Interview de Sophie Martin
« Les capteurs du futur doivent répondre à des problématiques concrètes »
Chercheuse à l'Inrae*, Sophie Martin est directrice de l'Alliance H@rvest, la chaire partenariale de mécénat portée par la Fondation AgroParisTech qui a pour objectif d’accélérer l’émergence de technologies numériques au bénéfice de la filière agricole.
Chercheuse à l'Inrae*, Sophie Martin est directrice de l'Alliance H@rvest, la chaire partenariale de mécénat portée par la Fondation AgroParisTech qui a pour objectif d’accélérer l’émergence de technologies numériques au bénéfice de la filière agricole.
L'Alliance H@rvest a organisé le 30 mai dernier son colloque annuel sur le thème des capteurs du futur. Quels enseignements tirez-vous de ce colloque ?
Sophie Martin : Nous nous sommes rendu compte qu'il existait d'un côté une forte demande de la part du monde agricole pour que des solutions numériques innovantes soient trouvées à certains problèmes (lutte contre les ravageurs, détection précoce de bioagresseurs, capacité des robots à faire du désherbage) afin, notamment, de diminuer le temps de travail (clôtures virtuelles, semis de cultures mélangées, etc.). Et d'un autre côté, une offre se développe.
Quelles innovations vous ont semblé les plus intéressantes ?

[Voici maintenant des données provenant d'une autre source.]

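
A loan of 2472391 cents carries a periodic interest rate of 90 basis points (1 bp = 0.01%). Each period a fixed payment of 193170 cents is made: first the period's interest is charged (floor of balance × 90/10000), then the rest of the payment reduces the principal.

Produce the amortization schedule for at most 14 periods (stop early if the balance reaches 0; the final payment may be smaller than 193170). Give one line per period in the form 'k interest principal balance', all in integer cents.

1 22251 170919 2301472
2 20713 172457 2129015
3 19161 174009 1955006
4 17595 175575 1779431
5 16014 177156 1602275
6 14420 178750 1423525
7 12811 180359 1243166
8 11188 181982 1061184
9 9550 183620 877564
10 7898 185272 692292
11 6230 186940 505352
12 4548 188622 316730
13 2850 190320 126410
14 1137 126410 0

1. interest=⌊2472391·90/10000⌋=22251; principal=193170-22251=170919; balance=2472391-170919=2301472
2. interest=⌊2301472·90/10000⌋=20713; principal=193170-20713=172457; balance=2301472-172457=2129015
3. interest=⌊2129015·90/10000⌋=19161; principal=193170-19161=174009; balance=2129015-174009=1955006
4. interest=⌊1955006·90/10000⌋=17595; principal=193170-17595=175575; balance=1955006-175575=1779431
5. interest=⌊1779431·90/10000⌋=16014; principal=193170-16014=177156; balance=1779431-177156=1602275
6. interest=⌊1602275·90/10000⌋=14420; principal=193170-14420=178750; balance=1602275-178750=1423525
7. interest=⌊1423525·90/10000⌋=12811; principal=193170-12811=180359; balance=1423525-180359=1243166
8. interest=⌊1243166·90/10000⌋=11188; principal=193170-11188=181982; balance=1243166-181982=1061184
9. interest=⌊1061184·90/10000⌋=9550; principal=193170-9550=183620; balance=1061184-183620=877564
10. interest=⌊877564·90/10000⌋=7898; principal=193170-7898=185272; balance=877564-185272=692292
11. interest=⌊692292·90/10000⌋=6230; principal=193170-6230=186940; balance=692292-186940=505352
12. interest=⌊505352·90/10000⌋=4548; principal=193170-4548=188622; balance=505352-188622=316730
13. interest=⌊316730·90/10000⌋=2850; principal=193170-2850=190320; balance=316730-190320=126410
14. interest=⌊126410·90/10000⌋=1137; principal=min(193170-1137,126410)=126410; balance=126410-126410=0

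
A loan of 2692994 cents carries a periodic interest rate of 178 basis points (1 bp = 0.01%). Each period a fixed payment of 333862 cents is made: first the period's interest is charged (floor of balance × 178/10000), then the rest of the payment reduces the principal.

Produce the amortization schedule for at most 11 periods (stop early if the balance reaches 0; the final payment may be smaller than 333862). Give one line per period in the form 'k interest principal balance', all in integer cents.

1. interest=⌊2692994·178/10000⌋=47935; principal=333862-47935=285927; balance=2692994-285927=2407067
2. interest=⌊2407067·178/10000⌋=42845; principal=333862-42845=291017; balance=2407067-291017=2116050
3. interest=⌊2116050·178/10000⌋=37665; principal=333862-37665=296197; balance=2116050-296197=1819853
4. interest=⌊1819853·178/10000⌋=32393; principal=333862-32393=301469; balance=1819853-301469=1518384
5. interest=⌊1518384·178/10000⌋=27027; principal=333862-27027=306835; balance=1518384-306835=1211549
6. interest=⌊1211549·178/10000⌋=21565; principal=333862-21565=312297; balance=1211549-312297=899252
7. interest=⌊899252·178/10000⌋=16006; principal=333862-16006=317856; balance=899252-317856=581396
8. interest=⌊581396·178/10000⌋=10348; principal=333862-10348=323514; balance=581396-323514=257882
9. interest=⌊257882·178/10000⌋=4590; principal=min(333862-4590,257882)=257882; balance=257882-257882=0

1 47935 285927 2407067
2 42845 291017 2116050
3 37665 296197 1819853
4 32393 301469 1518384
5 27027 306835 1211549
6 21565 312297 899252
7 16006 317856 581396
8 10348 323514 257882
9 4590 257882 0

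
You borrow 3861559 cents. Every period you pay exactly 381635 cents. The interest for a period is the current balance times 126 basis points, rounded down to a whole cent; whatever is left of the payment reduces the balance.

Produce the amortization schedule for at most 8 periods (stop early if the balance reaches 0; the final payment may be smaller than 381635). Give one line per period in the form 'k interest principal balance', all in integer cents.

1. interest=⌊3861559·126/10000⌋=48655; principal=381635-48655=332980; balance=3861559-332980=3528579
2. interest=⌊3528579·126/10000⌋=44460; principal=381635-44460=337175; balance=3528579-337175=3191404
3. interest=⌊3191404·126/10000⌋=40211; principal=381635-40211=341424; balance=3191404-341424=2849980
4. interest=⌊2849980·126/10000⌋=35909; principal=381635-35909=345726; balance=2849980-345726=2504254
5. interest=⌊2504254·126/10000⌋=31553; principal=381635-31553=350082; balance=2504254-350082=2154172
6. interest=⌊2154172·126/10000⌋=27142; principal=381635-27142=354493; balance=2154172-354493=1799679
7. interest=⌊1799679·126/10000⌋=22675; principal=381635-22675=358960; balance=1799679-358960=1440719
8. interest=⌊1440719·126/10000⌋=18153; principal=381635-18153=363482; balance=1440719-363482=1077237

1 48655 332980 3528579
2 44460 337175 3191404
3 40211 341424 2849980
4 35909 345726 2504254
5 31553 350082 2154172
6 27142 354493 1799679
7 22675 358960 1440719
8 18153 363482 1077237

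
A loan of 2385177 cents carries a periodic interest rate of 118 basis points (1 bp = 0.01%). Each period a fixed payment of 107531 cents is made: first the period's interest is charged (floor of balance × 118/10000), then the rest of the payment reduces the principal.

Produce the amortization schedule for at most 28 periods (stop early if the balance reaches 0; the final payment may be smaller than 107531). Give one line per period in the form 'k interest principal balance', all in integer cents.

1. interest=⌊2385177·118/10000⌋=28145; principal=107531-28145=79386; balance=2385177-79386=2305791
2. interest=⌊2305791·118/10000⌋=27208; principal=107531-27208=80323; balance=2305791-80323=2225468
3. interest=⌊2225468·118/10000⌋=26260; principal=107531-26260=81271; balance=2225468-81271=2144197
4. interest=⌊2144197·118/10000⌋=25301; principal=107531-25301=82230; balance=2144197-82230=2061967
5. interest=⌊2061967·118/10000⌋=24331; principal=107531-24331=83200; balance=2061967-83200=1978767
6. interest=⌊1978767·118/10000⌋=23349; principal=107531-23349=84182; balance=1978767-84182=1894585
7. interest=⌊1894585·118/10000⌋=22356; principal=107531-22356=85175; balance=1894585-85175=1809410
8. interest=⌊1809410·118/10000⌋=21351; principal=107531-21351=86180; balance=1809410-86180=1723230
9. interest=⌊1723230·118/10000⌋=20334; principal=107531-20334=87197; balance=1723230-87197=1636033
10. interest=⌊1636033·118/10000⌋=19305; principal=107531-19305=88226; balance=1636033-88226=1547807
11. interest=⌊1547807·118/10000⌋=18264; principal=107531-18264=89267; balance=1547807-89267=1458540
12. interest=⌊1458540·118/10000⌋=17210; principal=107531-17210=90321; balance=1458540-90321=1368219
13. interest=⌊1368219·118/10000⌋=16144; principal=107531-16144=91387; balance=1368219-91387=1276832
14. interest=⌊1276832·118/10000⌋=15066; principal=107531-15066=92465; balance=1276832-92465=1184367
15. interest=⌊1184367·118/10000⌋=13975; principal=107531-13975=93556; balance=1184367-93556=1090811
16. interest=⌊1090811·118/10000⌋=12871; principal=107531-12871=94660; balance=1090811-94660=996151
17. interest=⌊996151·118/10000⌋=11754; principal=107531-11754=95777; balance=996151-95777=900374
18. interest=⌊900374·118/10000⌋=10624; principal=107531-10624=96907; balance=900374-96907=803467
19. interest=⌊803467·118/10000⌋=9480; principal=107531-9480=98051; balance=803467-98051=705416
20. interest=⌊705416·118/10000⌋=8323; principal=107531-8323=99208; balance=705416-99208=606208
21. interest=⌊606208·118/10000⌋=7153; principal=107531-7153=100378; balance=606208-100378=505830
22. interest=⌊505830·118/10000⌋=5968; principal=107531-5968=101563; balance=505830-101563=404267
23. interest=⌊404267·118/10000⌋=4770; principal=107531-4770=102761; balance=404267-102761=301506
24. interest=⌊301506·118/10000⌋=3557; principal=107531-3557=103974; balance=301506-103974=197532
25. interest=⌊197532·118/10000⌋=2330; principal=107531-2330=105201; balance=197532-105201=92331
26. interest=⌊92331·118/10000⌋=1089; principal=min(107531-1089,92331)=92331; balance=92331-92331=0

1 28145 79386 2305791
2 27208 80323 2225468
3 26260 81271 2144197
4 25301 82230 2061967
5 24331 83200 1978767
6 23349 84182 1894585
7 22356 85175 1809410
8 21351 86180 1723230
9 20334 87197 1636033
10 19305 88226 1547807
11 18264 89267 1458540
12 17210 90321 1368219
13 16144 91387 1276832
14 15066 92465 1184367
15 13975 93556 1090811
16 12871 94660 996151
17 11754 95777 900374
18 10624 96907 803467
19 9480 98051 705416
20 8323 99208 606208
21 7153 100378 505830
22 5968 101563 404267
23 4770 102761 301506
24 3557 103974 197532
25 2330 105201 92331
26 1089 92331 0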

Emmanuel Leveugle, agriculteur betteravier, a parlé du semoir qu'il a conçu pour favoriser l'agriculture de conservation des sols. Ce qui prouve qu'il existe un fort potentiel d'innovation dans les territoires, et que celle-ci ne s'effectue pas uniquement en laboratoire ! Il s'agit au contraire de faire communiquer le monde de la recherche et le terrain. La société Sun'Agri a présenté des capteurs permettant d'optimiser la rotation de panneaux photovoltaïques. L'entreprise Chouette.vision a développé des outils de surveillance et de recommandation en s'appuyant sur des technologies optiques et hyperspectrales. Nous avions également cherché à faire venir des experts de capteurs quantiques, mais il est encore trop tôt pour que cette recherche ait des utilisations concrètes. Enfin, de nombreux travaux s'appuient sur des données fournies par des satellites. Toutes ces technologies n'ont pas encore montré leur plein potentiel.
À quelles conditions faut-il veiller pour que le recours aux capteurs soit utile et efficace ?
D'abord, les solutions doivent être co-construites entre les agriculteurs et les chercheurs. Elles doivent répondre à des problématiques concrètes. Il ne s'agit pas de faire du numérique pour faire du numérique. Ensuite, il faut créer de la confiance entre les informations fournies par les capteurs et les utilisateurs. Cela nécessite d'avoir de nouvelles méthodes de certification de ces outils. Enfin, une certaine tempérance doit être respectée dans leur usage. Multiplier les capteurs est inutile, coûteux, accroît l'empreinte environnementale. De plus, ces capteurs doivent être robustes et réparables, avec des mises à jour accessibles.
Quelles suites allez-vous donner à ce premier colloque ?
Nous avons réuni en présentiel près d'une centaine de personnes. L'année prochaine, nous souhaiterions organiser un nouveau colloque, avec si possible davantage d'étudiants. Le thème portera sur le traitement des données. Je suis sûre qu'il y aura encore de belles innovations à présenter.
*Institut national de recherche pour l'agriculture, l'alimentation et l'environnement.
Et après ?
L'Alliance H@rvest regroupe des partenaires privés mécènes : Exel Industries, la Société du canal de Provence, Sofiproteol ; des partenaires académiques : AgroParisTech, Télécom Paris, UniLaSalle ; un partenaire technique : Terres Inovia ; un cluster d'innovation : Agreen Tech Valley. Elle a défini quatre sujets prioritaires de recherche cette année : la biologie des sols, la gestion de l'eau, la détection de bioagresseurs, la robustesse des modèles de recherche.